What kind of cheap POS toasters are you buying?
Same for everything - every laptop I've ever had die has died because of broken hinges and plastics destroying themselves.
What kind of cheap POS laptops are you buying?
I have a stock of old laptop screens which still function find if you plug them into the accompanying laptop board, but they aren't compatible with others, and you can't fabricate or source the plastics to make them a whole item again.
And why would you want to? Those old screens probably have terrible resolution and color. If they're actually any good, you can resell them on Ebay to people who actually have a positive attitude about repairing things. I have no trouble buying any part at all on Ebay for the enterprise laptops I use. If your laptops were actually worth repairing, you'd just buy replacement parts on Ebay.
I'm honestly sick of this moaning and groaning and scare-mongering, especially from people who claim to be technical. Things are generally better than ever for repairing things, thanks to the internet, Youtube, pirated repair manuals, and message forums. It would be nice if there was a law requiring repair manuals to be freely available, but this is nothing new either; that stuff used to be impossible for anyone except "qualified technicians" to get their hands on (usually at an exorbitant price); this was how TV repair shops stayed in business.
(Score: 2) by Scruffy Beard 2 on Wednesday January 25 2017, @12:55AM
By liability, I was assuming they meant that insurance companies would refuse to cover fire damage if any non-certified appliance is plugged in.
However, checking wikipedia:
- Portable appliance testing [wikipedia.org].
It appears that if you are competent enough to fix a toaster yourself, you should have the ability to do the PAT testing yourself as well.
In Canada insurance companies want UL or CSA certification. I looked into CSA certification a little bit: they essentially certify a production run. There is no way to certify one-off projects. For example, you need to give them a samples for (destructive) testing. Kind of pointless if it is the sole prototype.
The classic way manufactures get around that is wall-warts (Class 2 power supplies). All of the dangerous voltages and currents are regulated by a mass-produced commodity. That way, your insurance company does not go ape-shit if they find a single-board computer plugged in after a fire (unless it is obviously the cause).
(Score: 2) by Grishnakh on Wednesday January 25 2017, @04:25PM
If your toaster is UL certified, it doesn't magically lose that logo when you repair it. I'm not talking about building your own toaster here, I was only talking about repairing products you own.

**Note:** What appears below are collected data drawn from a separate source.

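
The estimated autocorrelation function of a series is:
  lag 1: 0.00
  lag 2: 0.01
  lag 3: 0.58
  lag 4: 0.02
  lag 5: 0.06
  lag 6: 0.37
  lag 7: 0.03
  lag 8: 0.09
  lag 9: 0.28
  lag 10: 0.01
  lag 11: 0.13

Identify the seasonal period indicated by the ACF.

3

The largest autocorrelation is r_3 = 0.58, with weaker echoes at lags 6 (0.37) and 9 (0.28); the remaining lags stay at or below 0.13.
The dominant spike at lag 3 indicates a seasonal period of 3.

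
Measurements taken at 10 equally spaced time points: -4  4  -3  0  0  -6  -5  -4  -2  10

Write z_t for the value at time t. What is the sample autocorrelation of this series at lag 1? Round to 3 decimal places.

Mean z̄ = (-4 + 4 − 3 + 0 + 0 − 6 − 5 − 4 − 2 + 10)/10 = -1.0000
Numerator Σ_{t=1}^{9}(z_t−z̄)(z_{t+1}−z̄) = -7.0000
Denominator Σ(z_t−z̄)² = 212.0000
r_1 = -7.0000 / 212.0000 = -0.033

-0.033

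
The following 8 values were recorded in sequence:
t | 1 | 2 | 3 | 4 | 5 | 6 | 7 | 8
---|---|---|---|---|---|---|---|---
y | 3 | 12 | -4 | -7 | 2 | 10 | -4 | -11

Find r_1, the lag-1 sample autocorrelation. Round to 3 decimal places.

Mean ȳ = (3 + 12 − 4 − 7 + 2 + 10 − 4 − 11)/8 = 0.1250
Deviations from mean: 2.8750, 11.8750, -4.1250, -7.1250, 1.8750, 9.8750, -4.1250, -11.1250
Numerator Σ_{t=1}^{7}(y_t−ȳ)(y_{t+1}−ȳ) = 24.8594
Denominator Σ(y_t−ȳ)² = 458.8750
r_1 = 24.8594 / 458.8750 = 0.054

0.054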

Finally, most of us here are in the US, so we don't have the level of regulation you're talking about. As far as your "PAT Inspection", if "regular user checks and visual inspections are sufficient", I fail to see how the law is even necessary since there's no way to enforce that. Anyone could just claim they regularly looked at their toaster.
(Score: 2) by Sulla on Wednesday January 25 2017, @02:28AM
Going to have to agree with you on this. With the exception of anything that I would need to program I have not come across something that I could not fix or at least break until its completely irrepairable. There are some things that I do not feel I have the time to fix though. I recently had the brushes fail on a very old sander, my backup very old sanders wiring frayed and failed. Both are fixable, brushes were on backorder and not expected to be restocked and who knows how long fixing the wiring will take me. Had to get stuff done for christmas so bought another sander. I wll fix both of them, but my primary function is not fixing things it is doing things. I will always prefer to fix rather than be wasteful but if it is impeeding my other projects I will be buying a replacement and fixing it when I have time.